Organizations that provide Universal Health Care Services in Latin America have fought a great battle to ensure their health providers deliver high quality, consistent care for their patients. This is often due to a lack of fundamental training and/or a lack of continuing medical education opportunities, especially in austere settings.
As evidenced by the increasingly extensive post-graduate medical education and information explosion in developed countries, medical science is rapidly advancing. In Latin America these advances can outstrip the ability of practitioners to integrate new SKILLS, KNOWLEDGE, and ABILITIES through traditional training methods (“the Medical Knowledge Gap”).
In Mexico, the government spends much of its budget on the health sector. However when this remedy is inadequate or poorly administered the objectives are not achieved.
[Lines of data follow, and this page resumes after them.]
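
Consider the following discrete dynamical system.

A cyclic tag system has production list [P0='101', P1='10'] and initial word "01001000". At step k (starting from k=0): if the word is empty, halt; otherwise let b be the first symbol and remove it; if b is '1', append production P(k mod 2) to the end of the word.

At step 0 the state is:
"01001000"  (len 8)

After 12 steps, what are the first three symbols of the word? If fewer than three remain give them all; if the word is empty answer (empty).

t=0: "01001000"  (len 8)
t=1: "1001000"  (len 7)
t=2: "00100010"  (len 8)
t=3: "0100010"  (len 7)
t=4: "100010"  (len 6)
t=5: "00010101"  (len 8)
t=6: "0010101"  (len 7)
t=7: "010101"  (len 6)
t=8: "10101"  (len 5)
t=9: "0101101"  (len 7)
t=10: "101101"  (len 6)
t=11: "01101101"  (len 8)
t=12: "1101101"  (len 7)

110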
Similar to many places in the world, the general medical practitioner (GP) in Mexico receives only five years of academic training after high school, plus a one year rotating internship, before spending a compulsory year of social service in remote communities. In comparing the areas south of Mexico with the rest of the country, one finds that there are even fewer specialists available involved in patient care.
The same or worse situations are found in nursing and other areas of allied health. Furthermore, as one moves further away from academic and other medical centers, the knowledge gap further widens and the quality and standards of care tend to further degrade due to isolation and poor infrastructure.
According to an investigation by the Notimex news agency, INEGI and the National Institute for Women, in Mexico there are 259,000 practicing physicians working in both the public sector and the private. 70% work in urban areas, while only 2.3% work in rural areas, 50% of doctors are concentrated in six Mexican states (Jalisco, Nuevo Leon, Edo. De Mexico, Puebla and Veracruz). Another point to note is that medical visits are usually held with General Practitioners who have poor access to training, skills and continuous education once they have finished their studies. Each year, 10,400 general practitioners enter the workforce in Mexico. Without a well established system in place to keep training these providers, there is strong demand from the GP’s themselves for continuing education and certification courses. This statistic helps to justify the reasoning behind PACE’s mission.
Knowledge, skills, and abilities need to be diffused radially out from the medical centers as far as possible and to the areas of the country that need them most. Increased medical center based training does not necessarily decrease this disparity because those who are better trained (specialists, including family physicians) often avoid service in underserved areas. Those providing the one-year of unsupervised compulsory social service, “pasantes,” provide the majority of care in these often austere conditions.
All of these situations factor into the end result where many people suffer from otherwise easily preventable deaths and disability as well as inadequate health services, even when significant resources are expended. PACE’s major clients, the Health Ministry and/or other large healthcare provider organizations, are interested in efficiency and efficacy as well as the systems applied evidence based practice of health care.